A Garota Bipolar surgiu na metade da década passada e depois de fazer sucesso na internet ( em sites como Colecionadores de HQs e página própria – em 2015/6 virou e-book e edição impressa), ganhou edição caprichada com campanha no Catarse em 2020 pela Tai. Vale mencionar também sua volta à EBAL entre 1983 e 1984, pouco mencionada, onde lançou publicações louváveis com Tarzan, Homem Borracha, relançou a Cinemin, e soltou a edição comemorativa de 50 anos do Suplemento Juvenil.

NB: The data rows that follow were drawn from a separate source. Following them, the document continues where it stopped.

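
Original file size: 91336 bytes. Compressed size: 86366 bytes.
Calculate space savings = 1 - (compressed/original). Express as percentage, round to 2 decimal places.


ratio = compressed/original = 86366/91336 = 0.945586
savings = 1 - ratio = 1 - 0.945586 = 0.054414
as a percentage: 0.054414 * 100 = 5.44%

Space savings = 1 - 86366/91336 = 5.44%


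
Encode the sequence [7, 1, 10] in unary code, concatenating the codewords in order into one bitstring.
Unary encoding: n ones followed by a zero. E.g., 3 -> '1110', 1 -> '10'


Encode each number as n ones followed by a terminating 0:
  7 -> 11111110 (8 bits)
  1 -> 10 (2 bits)
  10 -> 11111111110 (11 bits)
Total length = 8 + 2 + 11 = 21 bits.

Unary([7, 1, 10]) = 111111101011111111110 (21 bits)


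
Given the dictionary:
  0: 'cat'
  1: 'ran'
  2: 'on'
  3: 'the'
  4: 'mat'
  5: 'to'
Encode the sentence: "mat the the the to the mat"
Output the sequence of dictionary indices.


Look up each word in the dictionary:
  'mat' -> 4
  'the' -> 3
  'the' -> 3
  'the' -> 3
  'to' -> 5
  'the' -> 3
  'mat' -> 4

Encoded: [4, 3, 3, 3, 5, 3, 4]


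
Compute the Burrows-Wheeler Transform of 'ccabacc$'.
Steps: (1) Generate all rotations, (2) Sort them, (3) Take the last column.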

A mesma Ebal que o colocou desenhado como anfitrião na edição especial “Chamada Geral – Epopeia”, em 1970 – um garoto que já sabia muito de quadrinhos entre feras do traço. Suas contribuições como pesquisador também devem ser lembradas, seja em livros importantes (como a edição do centenário de O Tico-Tico, com vários autores) como em sua inesquecível coluna de quadrinhos no JB, uma das melhores sobre o tema. Eu sou muito privilegiado por ter conhecido o Ota nas redes e ter trocado muitas figurinhas sobre quadrinhos desde o começo deste século e ter a honra de participar do seu grupo fechado de pesquisas.

Quem o conheceu ao vivo, guarda sua generosidade, seu desapego e sua fama de anfitrião no Rio – hospedou muitos artistas em passagem pela cidade, em seus vários endereços desde os anos 70 (no bairro Santa Teresa, no centro e na Tijuca) e compartilhou seus convescotes nas calçadas (e as preferidas mesas do Bibi). Quem viu sua vasta coleção (sempre empilhada em montanhas surrealistas) ficou de queixo caído, visto suas edições raríssimas em meio ao caos. Mesmo que, com seu jeito “a flor da pele”, ele tenha brigado com meio mundo do mercado, a comoção pela sua morte foi unânime – entre grandes afetos e desafetos, Ota era sempre muito respeitado e admirado.

Otacílio Costa D’Assunção Barros, que tentou até ser vereador em 1988, agora segue para outras missões quadrinísticas, e quando a gente menos esperar, vai virar documentário, livro e graphic-novel. O recluso, genioso e genial Ota merece.